Le Traité d’interdiction sur les armes nucléaires devrait entrer en vigueur d’ici à fin 2019. Jean Marie Collin, porte-parole d’International Campaign to Abolish Nuclear Weapons France (l’ICAN est prix Nobel de la paix 2017), revient sur le cas français, alors que l’Etat soutient toujours le principe de la dissuasion nucléaire.
Le 7 juillet 2017 à l’ONU, une majorité écrasante d’États, soutenus par la société civile, a adopté le traité d’interdiction sur les armes nucléaires. Malgré les oppositions diplomatiques de la France et des autres puissances nucléaires, ce traité prend tout son essor au sein des relations internationales, comme instrument de lutte et d’élimination de ces armes.
Les armes nucléaires posent un problème incontestable d’insécurité mondiale. Toute détonation volontaire, par erreur ou accidentelle, provoquerait des conséquences humanitaires catastrophiques. Pourtant des États démocratiques ou non démocratiques conservent, modernisent et renouvellent leurs arsenaux. La France est un de ces acteurs.
Ces États continuent de croire en la politique de dissuasion nucléaire. Pourtant la conserver fait courir aux Français, comme au reste du monde, une insécurité constante. La dissuasion nucléaire implique, en cas d’attaque, d’infliger à la population civile de son adversaire des dommages inacceptables. Cette politique, qui va à l’encontre du droit international humanitaire (DIH), est étonnante. En France, le 22mars dernier, le ministre des Affaires étrangères, Jean-Yves Le Drian, affirmait que le respect de ce droit « n’est pas une option : c’est une obligation »…
Les lignes bougent
Le Traité d’interdiction sur les armes nucléaires devrait entrer en vigueur d’ici à fin 2019. Il considérera alors les armes nucléaires comme totalement illégales. Ce traité reposant sur les fondements du DIH, nous encourageons la Croix-Rouge française à poursuivre ses efforts avec le Mouvement international de la Croix-Rouge et du Croissant Rouge pour faire appliquer le plan « Vers l’élimination des armes nucléaires : plan d’action 2018-2021 ». L’annonce d’une telle volonté, à l’occasion des prochaines commémorations d’Hiroshima et de Nagasaki, serait symboliquement très forte.

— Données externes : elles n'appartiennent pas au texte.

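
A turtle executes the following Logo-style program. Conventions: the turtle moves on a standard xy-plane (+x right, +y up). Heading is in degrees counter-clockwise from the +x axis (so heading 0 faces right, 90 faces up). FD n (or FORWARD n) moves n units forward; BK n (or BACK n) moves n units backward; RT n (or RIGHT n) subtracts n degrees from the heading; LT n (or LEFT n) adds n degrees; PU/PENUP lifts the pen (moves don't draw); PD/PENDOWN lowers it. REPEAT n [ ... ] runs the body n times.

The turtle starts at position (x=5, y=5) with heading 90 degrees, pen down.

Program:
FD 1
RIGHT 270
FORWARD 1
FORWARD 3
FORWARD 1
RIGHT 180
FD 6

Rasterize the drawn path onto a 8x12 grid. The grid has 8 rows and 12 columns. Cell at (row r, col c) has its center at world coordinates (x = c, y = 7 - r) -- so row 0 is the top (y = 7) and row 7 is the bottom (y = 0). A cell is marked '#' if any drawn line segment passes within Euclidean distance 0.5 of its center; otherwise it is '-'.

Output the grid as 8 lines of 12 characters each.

Segment 0: (5,5) -> (5,6)
Segment 1: (5,6) -> (4,6)
Segment 2: (4,6) -> (1,6)
Segment 3: (1,6) -> (0,6)
Segment 4: (0,6) -> (6,6)

Answer: ------------
#######-----
-----#------
------------
------------
------------
------------
------------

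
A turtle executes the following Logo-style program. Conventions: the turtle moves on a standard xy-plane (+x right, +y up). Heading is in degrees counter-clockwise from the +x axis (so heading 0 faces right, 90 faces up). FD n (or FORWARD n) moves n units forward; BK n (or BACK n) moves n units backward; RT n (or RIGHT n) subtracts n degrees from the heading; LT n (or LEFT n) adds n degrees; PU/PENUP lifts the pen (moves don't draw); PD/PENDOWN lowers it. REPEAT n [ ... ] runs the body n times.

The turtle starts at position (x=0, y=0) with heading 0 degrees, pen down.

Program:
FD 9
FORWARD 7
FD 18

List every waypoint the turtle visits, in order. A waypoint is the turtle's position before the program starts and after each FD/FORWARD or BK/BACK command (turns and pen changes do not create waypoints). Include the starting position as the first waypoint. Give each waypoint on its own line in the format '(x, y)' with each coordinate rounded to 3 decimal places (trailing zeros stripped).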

Déjà une soixante d’États (dont onze ratifications) ont signé ce traité et les premiers impacts deviennent aussi visibles du côté des acteurs privés. Des banques (belge KBC, allemande Deutsch bank) et des fonds d’investissement (aux Pays-Bas et en Norvège) ont annoncé ne plus financer des entreprises impliquées dans la production de systèmes d’armes nucléaires. Nous encourageons les banques françaises à intégrer cette nouvelle norme dans leur politique de responsabilité sociétale des entreprises.
Dire que ce traité est sans importance – puisque les États possédants des armes nucléaires et ceux membres d’une alliance soutenant la politique de dissuasion le refusent -, est faire preuve d’un manque d’analyse. C’est irrespectueux envers l’écrasante majorité du monde qui veut éliminer ces armes.
Les lignes bougent, au Parlement européen et aussi dans les parlements des États alliés de l’Otan ou des États-Unis (Islande, Espagne, Australie…). En France, le débat n’est pas absent, mais plus compliqué, principalement car le gouvernement ne veut pas donner la possibilité aux parlementaires de s’exprimer sur ce sujet. Aurait-il peur d’un débat avec des consultations équilibrées?
Il est grand temps que la France regarde en face, sans tabou, sa politique de dissuasion. Nous l’encourageons ainsi à devenir membre de ce traité et à rejoindre le mouvement en faveur du désarmement nucléaire pour renforcer notre sécurité à tous. »
(1) L’ICAN est prix Nobel de la paix 2017.